10 Jan Between Stimulus and Response Lies A Choice
I first encountered Viktor Frankl in a high school ethics class, in which his book, Man’s Search for Meaning, was required reading. In this memoir, published in 1946, Frankl relates his experience and reckoning with life and death in an Auschwitz concentration camp. From time to time, I pick up my tattered and marked-up copy of Man’s Search for Meaning, and am reminded how lasting Frankl’s insights are for leading a meaningful and considered life. The quote that has been most profound for me of late is this one:
Between stimulus and response there is a space. In that space is our power to choose our response. In our response lies our growth and our freedom.
I have been sharing this quote with several of my coaching clients, as we work through the choices that these leaders face. Every minute of every day, we are faced with choices of how to respond to the stimuli around us. Some of these choices are big, some of them are small. Do I go to the gym this morning or this afternoon, or skip it all together? Do I respond to this “annoying” email now, later or never? At times, we don’t even get to the point of framing the question and the associated options; we just act. We respond by habit. Some of these habits serve us well, others perhaps, are a bit of a liability. While the context of Frankl’s writing is about big choices of morality, his ideas have application for the mundane and everything in between.
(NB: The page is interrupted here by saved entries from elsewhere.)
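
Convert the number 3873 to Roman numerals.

Convert 3873 to Roman numerals:
  3873 contains 3×1000 (MMM)
  873 contains 1×500 (D)
  373 contains 3×100 (CCC)
  73 contains 1×50 (L)
  23 contains 2×10 (XX)
  3 contains 3×1 (III)

MMMDCCCLXXIII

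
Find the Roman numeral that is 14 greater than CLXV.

CLXV = 165
165 + 14 = 179

CLXXIX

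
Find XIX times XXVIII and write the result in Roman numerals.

XIX = 19
XXVIII = 28
19 × 28 = 532

DXXXII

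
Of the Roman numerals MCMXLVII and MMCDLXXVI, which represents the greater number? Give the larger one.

MCMXLVII = 1947
MMCDLXXVI = 2476
2476 is larger

MMCDLXXVI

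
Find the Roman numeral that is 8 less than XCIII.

XCIII = 93
93 - 8 = 85

LXXXV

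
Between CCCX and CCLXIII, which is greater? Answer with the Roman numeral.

CCCX = 310
CCLXIII = 263
310 is larger

CCCX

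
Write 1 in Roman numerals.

Convert 1 to Roman numerals:
  1 contains 1×1 (I)

I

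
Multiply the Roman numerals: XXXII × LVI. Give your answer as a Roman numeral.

XXXII = 32
LVI = 56
32 × 56 = 1792

MDCCXCII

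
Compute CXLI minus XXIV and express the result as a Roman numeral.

CXLI = 141
XXIV = 24
141 - 24 = 117

CXVII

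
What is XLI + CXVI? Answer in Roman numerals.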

My coaching clients often process their workplace conflict issues with me. Conflict can have profound impact on the leader’s confidence, focus, and ability to lead teams. Our responses in conflict are often of a habitual nature – we respond to situations without taking the time to fully consider our response. And, sometimes we create a bit of a mess for ourselves when we say or do something that is ill-considered. Or not considered at all. As Frankl points out, we have the power to choose how to fill that space between stimulus and response. The trick in creating that space, is to hit the pause button, to allow ourselves the time for consideration. In conflict, time has a way of moving at warp speed, so we have to be on our game to stay out of the mess. You know the scenario: Someone says something or makes a gesture, and we are triggered into action (fight, perhaps) or inaction (flight or freeze). And, before that action, we do a quick run-through of a story in our head about the “other” person’s motivations or their character. We judge them and perhaps ourselves. The story we have concocted unleashes an array of emotions in us (fear, anger, anxiety), and BAM, before we know it, out pops the response. If only we had hit pause. We may still have chosen to act in the way that habit led us to act. But, perhaps not. The learning, or the growth, comes through the process of considering our story-making, our emotions and our actions. And, when we are able to create the space for considered response, we grant ourselves the freedom to be the person that we want to be – in that moment and beyond.